In this case, I’m going to try to do some grades for three different people. And one more time I’m going to be nervous as I let you watch me type to see how well I do this. Of course you all don’t know if I’m spelling the names right, but we’re going to assume that their grades are based on a total of 100. So there’s some grades for Wanda and Dylan here. We’re not going to let Dylan perform as well as Wanda. And then here comes Ashley and Ashley, wow, really showed off on one test there. And again the space bar is my delimiter between everything that I’m doing. I’m going to save that as I think we’re going to save that as grades. So I’m just going to save it as that file name grades. And then what we’ll do is we’ll write another little OC script to deal with the grades but we’re going to see how we can do even a little bit more cool stuff with OC.

Now normally you actually save your OC script as its own text file and then just refer to it with this OC command, but we’re actually choosing to just kind of put it all here on display for you here. So again we’re going to print. Now remember printing is going to put it on the screen. First column was the name comma. And then we’re going to say quote has a or and I suppose some good English there options comma. All right, so the stuff in double quotes is exactly what’s going to be printed on screen. But remember what’s in the single quotes is really the actual command being run by OC. Now we’re going to put in here the variables for the dollar sign. Two, we want column two added to column three added to column four and we’re going to divide those by three comma. And that’s going to be the average and the average that we’re going to print for.
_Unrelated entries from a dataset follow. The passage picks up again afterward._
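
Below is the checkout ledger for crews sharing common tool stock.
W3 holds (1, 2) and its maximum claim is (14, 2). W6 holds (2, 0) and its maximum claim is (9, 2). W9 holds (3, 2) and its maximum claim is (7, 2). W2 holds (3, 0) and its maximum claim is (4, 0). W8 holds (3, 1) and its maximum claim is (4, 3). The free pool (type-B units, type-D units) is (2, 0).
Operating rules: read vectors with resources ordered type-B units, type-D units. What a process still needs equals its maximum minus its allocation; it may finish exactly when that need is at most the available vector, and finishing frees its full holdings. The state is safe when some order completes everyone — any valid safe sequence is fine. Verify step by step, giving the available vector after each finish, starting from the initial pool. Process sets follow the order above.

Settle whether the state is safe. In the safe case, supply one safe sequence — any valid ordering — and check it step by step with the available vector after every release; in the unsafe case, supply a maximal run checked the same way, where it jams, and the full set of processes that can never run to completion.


SAFE. One safe sequence: W2, W9, W6, W8, W3.
Key observation: the first exact fit in this order is W6 — it needs (7, 2) with (8, 2) free, meeting a requested resource to the last unit.
Step-by-step check:
  pool = (2, 0)
  run W2 (needs (1, 0), free (2, 0)); after release of (3, 0) the pool is (5, 0)
  run W9 (needs (4, 0), free (5, 0)); after release of (3, 2) the pool is (8, 2)
  run W6 (needs (7, 2), free (8, 2)); after release of (2, 0) the pool is (10, 2)
  run W8 (needs (1, 2), free (10, 2)); after release of (3, 1) the pool is (13, 3)
  run W3 (needs (13, 0), free (13, 3)); after release of (1, 2) the pool is (14, 5)


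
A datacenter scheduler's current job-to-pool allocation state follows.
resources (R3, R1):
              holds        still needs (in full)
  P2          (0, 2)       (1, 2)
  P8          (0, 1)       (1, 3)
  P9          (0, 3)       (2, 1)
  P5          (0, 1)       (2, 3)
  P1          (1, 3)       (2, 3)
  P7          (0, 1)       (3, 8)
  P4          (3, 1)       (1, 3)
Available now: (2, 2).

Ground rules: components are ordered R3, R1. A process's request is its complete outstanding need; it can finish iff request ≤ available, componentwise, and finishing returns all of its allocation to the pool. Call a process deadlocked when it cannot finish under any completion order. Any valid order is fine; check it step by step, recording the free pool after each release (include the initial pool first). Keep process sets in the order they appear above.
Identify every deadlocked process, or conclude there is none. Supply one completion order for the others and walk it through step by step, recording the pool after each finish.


The deadlocked set is empty.
Key observation: P2 leads a chain of completions in which each release enables another process.
One completion order for the rest: P2, P1, P9, P4, P8, P7, P5. Walking it through:
  pool = (2, 2)
  P2 needs (1, 2) <= (2, 2) -> finishes; pool += (0, 2) = (2, 4)
  P1 needs (2, 3) <= (2, 4) -> finishes; pool += (1, 3) = (3, 7)
  P9 needs (2, 1) <= (3, 7) -> finishes; pool += (0, 3) = (3, 10)
  P4 needs (1, 3) <= (3, 10) -> finishes; pool += (3, 1) = (6, 11)
  P8 needs (1, 3) <= (6, 11) -> finishes; pool += (0, 1) = (6, 12)
  P7 needs (3, 8) <= (6, 12) -> finishes; pool += (0, 1) = (6, 13)
  P5 needs (2, 3) <= (6, 13) -> finishes; pool += (0, 1) = (6, 14)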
Again, the quotes around the actual word. We’re going to end the command with that little brace put in the ending quote, and then the name of the file called grades and I’m going to hit enter and there we see the averages that we did. So I’m not going to continue to do that and show you all these other little options. I think you’re getting the idea of what you can do with the AK scripting. Again, like I said, these lines could actually have been stored in a text file, could have been run right off with AWK. It’s really a cool program to especially if you’re going to create a permanent script that you can rerun anytime you want to. At the command line you actually just say OC of this command. You can run a bunch of OCS in a script. It’s just, it’s phenomenal the stuff you can do with it. So I really encourage you to play around and learn what else you can do.

67. Unit 08 Review

All right, so in this section, we talked about system maintenance. There’s a lot to be said about maintenance from backing it up, restoring the data, file compression, creating these little tape archives, scheduling tasks one time or multiple times, monitoring your system performance, what you should be looking for when you’re monitoring that performance, looking at your auditing capabilities, your logging user activity, system kernel. All of these things deal with maintenance, with the actual system. And it is a lot of work, fortunately, through scheduling jobs, through scripting languages like OC, through logging daemons running in the background, and you just configuring them.
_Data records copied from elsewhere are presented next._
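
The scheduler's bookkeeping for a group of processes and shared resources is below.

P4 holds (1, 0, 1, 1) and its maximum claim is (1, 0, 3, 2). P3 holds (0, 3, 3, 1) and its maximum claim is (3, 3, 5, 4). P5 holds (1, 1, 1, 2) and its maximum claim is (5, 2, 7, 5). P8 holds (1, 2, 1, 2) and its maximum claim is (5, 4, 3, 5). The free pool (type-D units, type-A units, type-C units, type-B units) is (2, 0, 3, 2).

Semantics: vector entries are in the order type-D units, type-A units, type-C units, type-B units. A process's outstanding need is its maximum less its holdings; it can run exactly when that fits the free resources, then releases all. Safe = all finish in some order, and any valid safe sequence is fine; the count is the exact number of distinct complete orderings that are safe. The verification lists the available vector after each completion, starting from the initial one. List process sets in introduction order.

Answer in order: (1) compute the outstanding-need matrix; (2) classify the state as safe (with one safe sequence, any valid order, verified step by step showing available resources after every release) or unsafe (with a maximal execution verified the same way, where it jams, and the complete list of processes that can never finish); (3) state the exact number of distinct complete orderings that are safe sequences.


(1) Outstanding need per process (order type-D units, type-A units, type-C units, type-B units):
  P4: (0, 0, 2, 1)
  P3: (3, 0, 2, 3)
  P5: (4, 1, 6, 3)
  P8: (4, 2, 2, 3)
(2) The state is UNSAFE.
Key observation: P4, P3 can finish, but then (3, 3, 7, 4) is all there is, and the blocked group's type-D units demands exceed it.
The run P4, P3 cannot be extended any further. Check, step by step:
  pool = (2, 0, 3, 2)
  P4: need (0, 0, 2, 1) fits (2, 0, 3, 2); releases (1, 0, 1, 1), pool now (3, 0, 4, 3)
  P3: need (3, 0, 2, 3) fits (3, 0, 4, 3); releases (0, 3, 3, 1), pool now (3, 3, 7, 4)
  blocked: P5 wants (4, 1, 6, 3), pool (3, 3, 7, 4) — not enough type-D units
  blocked: P8 wants (4, 2, 2, 3), pool (3, 3, 7, 4) — not enough type-D units
Processes that can never finish: P5 and P8.
(3) The exact count: 0 of the possible complete orderings are safe sequences.


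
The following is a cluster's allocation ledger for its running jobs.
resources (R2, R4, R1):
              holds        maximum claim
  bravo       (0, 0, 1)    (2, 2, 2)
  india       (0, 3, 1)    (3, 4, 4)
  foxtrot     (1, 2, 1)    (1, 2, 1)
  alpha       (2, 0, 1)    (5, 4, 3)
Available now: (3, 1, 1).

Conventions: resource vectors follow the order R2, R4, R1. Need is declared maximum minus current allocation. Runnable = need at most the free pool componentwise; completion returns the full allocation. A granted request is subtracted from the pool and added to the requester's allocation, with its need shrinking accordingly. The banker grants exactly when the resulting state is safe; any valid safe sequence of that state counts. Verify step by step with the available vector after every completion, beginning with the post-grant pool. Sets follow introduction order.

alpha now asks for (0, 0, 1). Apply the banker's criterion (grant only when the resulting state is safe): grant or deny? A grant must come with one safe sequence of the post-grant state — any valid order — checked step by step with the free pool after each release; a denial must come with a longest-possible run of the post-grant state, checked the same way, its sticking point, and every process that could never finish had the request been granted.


DENY: after the grant no complete ordering would exist.
Key observation: after foxtrot, bravo the pool peaks at (4, 3, 2), and each blocked process is short somewhere: india on R1; alpha on R4.
Pretend the grant happened; the run foxtrot, bravo goes as far as possible. Step-by-step check:
  pool = (3, 1, 0)
  foxtrot: need (0, 0, 0) fits (3, 1, 0); releases (1, 2, 1), pool now (4, 3, 1)
  bravo: need (2, 2, 1) fits (4, 3, 1); releases (0, 0, 1), pool now (4, 3, 2)
  india cannot run: need (3, 1, 3) vs free (4, 3, 2) (insufficient R1)
  alpha cannot run: need (3, 4, 1) vs free (4, 3, 2) (insufficient R4)
Processes that could never finish after the grant: india and alpha.


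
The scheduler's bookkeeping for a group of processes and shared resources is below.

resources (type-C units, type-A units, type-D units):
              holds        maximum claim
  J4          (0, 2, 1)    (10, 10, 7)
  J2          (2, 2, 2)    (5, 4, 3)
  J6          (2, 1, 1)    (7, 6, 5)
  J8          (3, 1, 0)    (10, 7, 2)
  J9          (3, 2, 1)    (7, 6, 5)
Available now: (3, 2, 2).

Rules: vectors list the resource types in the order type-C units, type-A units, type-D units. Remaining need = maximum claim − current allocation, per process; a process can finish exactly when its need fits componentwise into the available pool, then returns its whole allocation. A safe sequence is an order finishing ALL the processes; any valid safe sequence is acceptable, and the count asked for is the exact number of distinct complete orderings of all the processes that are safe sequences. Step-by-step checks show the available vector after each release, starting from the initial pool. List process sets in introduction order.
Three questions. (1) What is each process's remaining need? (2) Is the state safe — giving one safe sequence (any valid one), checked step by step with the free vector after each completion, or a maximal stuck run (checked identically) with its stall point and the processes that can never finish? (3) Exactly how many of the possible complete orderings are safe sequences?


(1) Need matrix, components ordered type-C units, type-A units, type-D units:
  J4: (10, 8, 6)
  J2: (3, 2, 1)
  J6: (5, 5, 4)
  J8: (7, 6, 2)
  J9: (4, 4, 4)
(2) SAFE — a valid safe sequence is J2, J9, J8, J6, J4.
Key observation: the order's first zero-slack moment is J2 ((3, 2, 1) needed, (3, 2, 2) free — a requested resource with nothing to spare).
Check, step by step:
  pool = (3, 2, 2)
  run J2 (needs (3, 2, 1), free (3, 2, 2)); after release of (2, 2, 2) the pool is (5, 4, 4)
  run J9 (needs (4, 4, 4), free (5, 4, 4)); after release of (3, 2, 1) the pool is (8, 6, 5)
  run J8 (needs (7, 6, 2), free (8, 6, 5)); after release of (3, 1, 0) the pool is (11, 7, 5)
  run J6 (needs (5, 5, 4), free (11, 7, 5)); after release of (2, 1, 1) the pool is (13, 8, 6)
  run J4 (needs (10, 8, 6), free (13, 8, 6)); after release of (0, 2, 1) the pool is (13, 10, 7)
(3) Precisely 2 of the possible complete orderings are safe sequences.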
Most of it is automated, making it very simple for you to almost set it and forget it. But remember, I have kind of gotten on my little soapbox, as I call it, saying to you, always use this proactively. Don’t just wait for something to die and then say, oh, I wonder what happened. You’re gathering the information for a reason. And I like to think that the reason is, is to keep the system running really well. So performance, logging, scheduling things appropriately, having backups and restores in case the worst happens, all a very crucial part of system maintenance.